Department of Periodontics, Bauru School of Dentistry, University of São Paulo, Bauru, São Paulo, Brazil.
J Periodontol. 2021 Jun;92(6):814-822. doi: 10.1002/JPER.19-0646. Epub 2020 Oct 21.
This split-mouth randomized clinical trial compared two different types of subepithelial connective tissue grafts (SCTG) considering clinical parameters and patient-centered outcomes in patients with bilateral recession type 1 multiple gingival recessions after 6 months postoperatively.
A total of 21 patients were surgically treated with coronally advanced flap (CAF) associated with SCTG harvested by: double blade scalpel (DBS) and de-epithelialized (DE) SCTG. Periodontal clinical parameters and esthetics were evaluated by a calibrated periodontist at baseline and after 6 months. Patient-centered outcomes related to pain/discomfort and esthetics were assessed with visual analogue scale after 7 days and 6 months, respectively.
All clinical parameters, with the exception of probing depth, demonstrated differences in intragroup evaluation, comparing baseline to 6-month evaluation (P <0.05). Both groups presented reduction of recession depth and recession width and gain of keratinized tissue thickness, keratinized tissue width, and clinical attachment level (P <0.05). Intergroup comparison (DBS × DE) demonstrated no significant differences considering clinical parameters and periods. Both techniques improved esthetics evaluated by patients, without a difference between groups in patients and professional analysis. However, DBS group presented inferior pain/discomfort compared with DE (P <0.05).
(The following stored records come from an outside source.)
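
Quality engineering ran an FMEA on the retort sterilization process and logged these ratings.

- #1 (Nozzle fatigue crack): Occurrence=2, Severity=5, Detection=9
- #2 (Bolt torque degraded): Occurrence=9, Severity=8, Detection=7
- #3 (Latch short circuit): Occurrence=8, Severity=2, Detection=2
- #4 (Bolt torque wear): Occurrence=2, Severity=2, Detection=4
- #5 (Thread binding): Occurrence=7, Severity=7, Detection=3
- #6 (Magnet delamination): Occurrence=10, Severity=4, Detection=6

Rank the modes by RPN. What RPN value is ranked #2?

240

RPN = Severity × Occurrence × Detection:
  #1: 5 × 2 × 9 = 90
  #2: 8 × 9 × 7 = 504
  #3: 2 × 8 × 2 = 32
  #4: 2 × 2 × 4 = 16
  #5: 7 × 7 × 3 = 147
  #6: 4 × 10 × 6 = 240
Sorted descending: 504, 240, 147, 90, 32, 16.
The second-highest RPN is 240 (#6).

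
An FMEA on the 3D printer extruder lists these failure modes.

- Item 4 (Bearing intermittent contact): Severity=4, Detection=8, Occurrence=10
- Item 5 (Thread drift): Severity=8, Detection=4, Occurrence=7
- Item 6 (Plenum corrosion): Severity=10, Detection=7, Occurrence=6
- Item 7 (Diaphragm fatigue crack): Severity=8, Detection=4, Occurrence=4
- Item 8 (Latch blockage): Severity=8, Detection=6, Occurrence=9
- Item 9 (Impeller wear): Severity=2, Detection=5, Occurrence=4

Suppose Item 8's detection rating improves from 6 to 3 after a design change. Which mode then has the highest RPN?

Item 6

RPN = Severity × Occurrence × Detection:
  Item 4: 4 × 10 × 8 = 320
  Item 5: 8 × 7 × 4 = 224
  Item 6: 10 × 6 × 7 = 420
  Item 7: 8 × 4 × 4 = 128
  Item 8: 8 × 9 × 6 = 432
  Item 9: 2 × 4 × 5 = 40
After action: Item 8 → 8 × 9 × 3 = 216.
Revised RPNs: Item 6=420, Item 4=320, Item 5=224, Item 8=216, Item 7=128, Item 9=40.
Highest is now Item 6 (420).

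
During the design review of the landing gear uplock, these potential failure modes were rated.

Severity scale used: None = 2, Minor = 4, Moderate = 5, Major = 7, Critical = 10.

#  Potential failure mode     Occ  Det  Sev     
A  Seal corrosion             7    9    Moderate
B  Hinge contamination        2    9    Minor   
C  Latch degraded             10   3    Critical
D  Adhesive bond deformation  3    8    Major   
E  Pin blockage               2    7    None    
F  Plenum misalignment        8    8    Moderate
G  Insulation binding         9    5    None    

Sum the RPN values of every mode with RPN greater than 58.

RPN = Severity × Occurrence × Detection:
  A: 5 × 7 × 9 = 315
  B: 4 × 2 × 9 = 72
  C: 10 × 10 × 3 = 300
  D: 7 × 3 × 8 = 168
  E: 2 × 2 × 7 = 28
  F: 5 × 8 × 8 = 320
  G: 2 × 9 × 5 = 90
RPN > 58: A (315), B (72), C (300), D (168), F (320), G (90).
Sum: 315 + 72 + 300 + 168 + 320 + 90 = 1265.

1265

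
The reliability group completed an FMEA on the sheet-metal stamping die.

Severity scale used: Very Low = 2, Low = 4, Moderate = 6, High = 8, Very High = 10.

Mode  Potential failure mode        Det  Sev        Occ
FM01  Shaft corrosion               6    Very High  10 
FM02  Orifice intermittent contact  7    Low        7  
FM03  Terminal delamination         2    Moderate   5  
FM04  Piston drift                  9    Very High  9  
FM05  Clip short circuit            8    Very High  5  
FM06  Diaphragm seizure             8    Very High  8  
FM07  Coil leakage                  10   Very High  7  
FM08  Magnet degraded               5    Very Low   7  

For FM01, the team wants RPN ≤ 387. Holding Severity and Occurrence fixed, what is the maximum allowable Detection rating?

FM01: S=10, O=10, D=6 → current RPN = 600.
Fixed product = 100. Need 100 × D ≤ 387, so D ≤ 387/100 = 3.87.
Maximum integer Detection rating = 3 (gives RPN 300; D=4 would give 400 > 387).

3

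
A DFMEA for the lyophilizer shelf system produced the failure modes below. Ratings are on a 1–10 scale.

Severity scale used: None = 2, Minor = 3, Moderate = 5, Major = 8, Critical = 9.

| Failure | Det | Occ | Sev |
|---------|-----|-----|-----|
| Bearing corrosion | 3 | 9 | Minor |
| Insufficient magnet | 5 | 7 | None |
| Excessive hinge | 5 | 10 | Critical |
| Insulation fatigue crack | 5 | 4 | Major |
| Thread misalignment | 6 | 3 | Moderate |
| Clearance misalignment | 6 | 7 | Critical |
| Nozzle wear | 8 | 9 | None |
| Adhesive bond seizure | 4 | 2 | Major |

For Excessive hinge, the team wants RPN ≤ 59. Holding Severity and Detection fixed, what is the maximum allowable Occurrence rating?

Excessive hinge: S=9, O=10, D=5 → current RPN = 450.
Fixed product = 45. Need 45 × O ≤ 59, so O ≤ 59/45 = 1.31.
Maximum integer Occurrence rating = 1 (gives RPN 45; O=2 would give 90 > 59).

1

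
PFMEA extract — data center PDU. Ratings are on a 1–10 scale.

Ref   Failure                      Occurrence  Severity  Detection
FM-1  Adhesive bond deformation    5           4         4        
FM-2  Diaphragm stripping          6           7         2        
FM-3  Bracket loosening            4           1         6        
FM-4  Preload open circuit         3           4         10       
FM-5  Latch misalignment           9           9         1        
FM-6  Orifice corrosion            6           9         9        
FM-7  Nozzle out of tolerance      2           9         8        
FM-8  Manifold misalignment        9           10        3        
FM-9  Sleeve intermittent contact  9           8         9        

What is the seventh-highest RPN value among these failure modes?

81

RPN = Severity × Occurrence × Detection:
  FM-1: 4 × 5 × 4 = 80
  FM-2: 7 × 6 × 2 = 84
  FM-3: 1 × 4 × 6 = 24
  FM-4: 4 × 3 × 10 = 120
  FM-5: 9 × 9 × 1 = 81
  FM-6: 9 × 6 × 9 = 486
  FM-7: 9 × 2 × 8 = 144
  FM-8: 10 × 9 × 3 = 270
  FM-9: 8 × 9 × 9 = 648
Sorted descending: 648, 486, 270, 144, 120, 84, 81, 80, 24.
The seventh-highest RPN is 81 (FM-5).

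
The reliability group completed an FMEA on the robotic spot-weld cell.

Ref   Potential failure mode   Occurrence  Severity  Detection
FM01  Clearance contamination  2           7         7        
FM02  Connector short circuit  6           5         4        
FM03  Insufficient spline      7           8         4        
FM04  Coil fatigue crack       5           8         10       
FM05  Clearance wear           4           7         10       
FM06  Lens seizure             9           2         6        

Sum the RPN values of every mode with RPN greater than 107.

RPN = Severity × Occurrence × Detection:
  FM01: 7 × 2 × 7 = 98
  FM02: 5 × 6 × 4 = 120
  FM03: 8 × 7 × 4 = 224
  FM04: 8 × 5 × 10 = 400
  FM05: 7 × 4 × 10 = 280
  FM06: 2 × 9 × 6 = 108
RPN > 107: FM02 (120), FM03 (224), FM04 (400), FM05 (280), FM06 (108).
Sum: 120 + 224 + 400 + 280 + 108 = 1132.

1132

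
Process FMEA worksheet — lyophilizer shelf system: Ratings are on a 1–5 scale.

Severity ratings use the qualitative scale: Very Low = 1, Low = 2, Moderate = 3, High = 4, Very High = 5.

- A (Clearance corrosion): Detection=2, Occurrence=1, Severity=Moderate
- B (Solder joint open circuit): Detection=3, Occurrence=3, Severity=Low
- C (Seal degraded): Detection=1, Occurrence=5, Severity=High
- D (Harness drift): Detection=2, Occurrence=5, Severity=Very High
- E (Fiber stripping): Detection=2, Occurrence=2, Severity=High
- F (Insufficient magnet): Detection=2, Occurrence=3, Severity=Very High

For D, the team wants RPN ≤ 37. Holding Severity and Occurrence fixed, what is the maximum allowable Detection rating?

1

D: S=5, O=5, D=2 → current RPN = 50.
Fixed product = 25. Need 25 × D ≤ 37, so D ≤ 37/25 = 1.48.
Maximum integer Detection rating = 1 (gives RPN 25; D=2 would give 50 > 37).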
DBS and DE associated with CAF presented satisfactory clinical outcomes. However, DBS presented inferior morbidity, an important fact for decision-making process.
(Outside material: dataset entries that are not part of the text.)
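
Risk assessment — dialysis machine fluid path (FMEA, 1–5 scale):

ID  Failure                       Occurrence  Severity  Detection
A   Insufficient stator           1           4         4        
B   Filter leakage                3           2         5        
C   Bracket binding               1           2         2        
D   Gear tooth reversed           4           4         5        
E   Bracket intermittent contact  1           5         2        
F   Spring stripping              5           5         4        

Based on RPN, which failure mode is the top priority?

F

RPN = Severity × Occurrence × Detection:
  A: 4 × 1 × 4 = 16
  B: 2 × 3 × 5 = 30
  C: 2 × 1 × 2 = 4
  D: 4 × 4 × 5 = 80
  E: 5 × 1 × 2 = 10
  F: 5 × 5 × 4 = 100
Highest RPN is 100 → F.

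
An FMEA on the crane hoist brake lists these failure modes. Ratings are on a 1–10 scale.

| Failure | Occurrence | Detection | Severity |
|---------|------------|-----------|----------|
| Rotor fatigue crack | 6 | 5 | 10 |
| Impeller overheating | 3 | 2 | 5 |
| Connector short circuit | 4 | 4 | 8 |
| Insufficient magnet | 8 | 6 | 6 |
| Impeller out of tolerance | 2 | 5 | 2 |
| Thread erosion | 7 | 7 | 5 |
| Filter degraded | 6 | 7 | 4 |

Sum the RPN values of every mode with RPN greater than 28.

RPN = Severity × Occurrence × Detection:
  Rotor fatigue crack: 10 × 6 × 5 = 300
  Impeller overheating: 5 × 3 × 2 = 30
  Connector short circuit: 8 × 4 × 4 = 128
  Insufficient magnet: 6 × 8 × 6 = 288
  Impeller out of tolerance: 2 × 2 × 5 = 20
  Thread erosion: 5 × 7 × 7 = 245
  Filter degraded: 4 × 6 × 7 = 168
RPN > 28: Rotor fatigue crack (300), Impeller overheating (30), Connector short circuit (128), Insufficient magnet (288), Thread erosion (245), Filter degraded (168).
Sum: 300 + 30 + 128 + 288 + 245 + 168 = 1159.

1159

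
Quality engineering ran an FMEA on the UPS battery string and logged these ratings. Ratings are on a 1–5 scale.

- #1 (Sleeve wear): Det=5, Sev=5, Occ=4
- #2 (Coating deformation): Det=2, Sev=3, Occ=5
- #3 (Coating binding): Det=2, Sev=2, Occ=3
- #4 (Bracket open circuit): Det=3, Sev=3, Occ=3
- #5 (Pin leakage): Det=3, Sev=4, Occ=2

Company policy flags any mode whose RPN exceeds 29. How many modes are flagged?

RPN = Severity × Occurrence × Detection:
  #1: 5 × 4 × 5 = 100
  #2: 3 × 5 × 2 = 30
  #3: 2 × 3 × 2 = 12
  #4: 3 × 3 × 3 = 27
  #5: 4 × 2 × 3 = 24
Modes with RPN > 29: #1 (100), #2 (30) → 2.

2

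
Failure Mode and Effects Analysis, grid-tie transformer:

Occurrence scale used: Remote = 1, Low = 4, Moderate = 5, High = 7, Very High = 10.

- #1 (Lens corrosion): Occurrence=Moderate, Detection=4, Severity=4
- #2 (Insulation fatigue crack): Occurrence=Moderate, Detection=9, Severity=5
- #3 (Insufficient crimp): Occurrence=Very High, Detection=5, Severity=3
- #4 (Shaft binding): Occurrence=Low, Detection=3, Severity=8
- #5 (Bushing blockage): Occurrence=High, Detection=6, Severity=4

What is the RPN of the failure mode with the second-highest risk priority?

168

RPN = Severity × Occurrence × Detection:
  #1: 4 × 5 × 4 = 80
  #2: 5 × 5 × 9 = 225
  #3: 3 × 10 × 5 = 150
  #4: 8 × 4 × 3 = 96
  #5: 4 × 7 × 6 = 168
Sorted descending: 225, 168, 150, 96, 80.
The second-highest RPN is 168 (#5).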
本随机对照临床试验采用两种不同类型的黏膜下结缔组织移植(SCTG),比较了双侧 1 型牙周退缩伴多个牙龈退缩患者在手术后 6 个月时的临床参数和以患者为中心的结局。
共有 21 名患者接受了手术治疗,采用冠向推进瓣(CAF)联合双层刀片手术刀(DBS)或去上皮化 SCTG(DE)。在基线和术后 6 个月时,由一位经过校准的牙周病学家评估牙周临床参数和美观度。术后 7 天和 6 个月时,分别采用视觉模拟量表评估与疼痛/不适和美观度相关的患者为中心的结局。
所有临床参数(除探诊深度外)在组内比较中均显示出与基线相比在术后 6 个月时的差异(P<0.05)。两组均显示出了退缩深度和退缩宽度的减少,以及角化组织厚度、角化组织宽度和临床附着水平的增加(P<0.05)。组间比较(DBS×DE)显示,在临床参数和时间上均无显著差异。两种技术均改善了患者评估的美观度,且在患者和专业分析中,两组之间无差异。然而,与 DE 相比,DBS 组的疼痛/不适程度较低(P<0.05)。
DBS 和 DE 联合 CAF 均具有令人满意的临床效果。然而,DBS 术后的发病率较高,这是决策过程中的一个重要因素。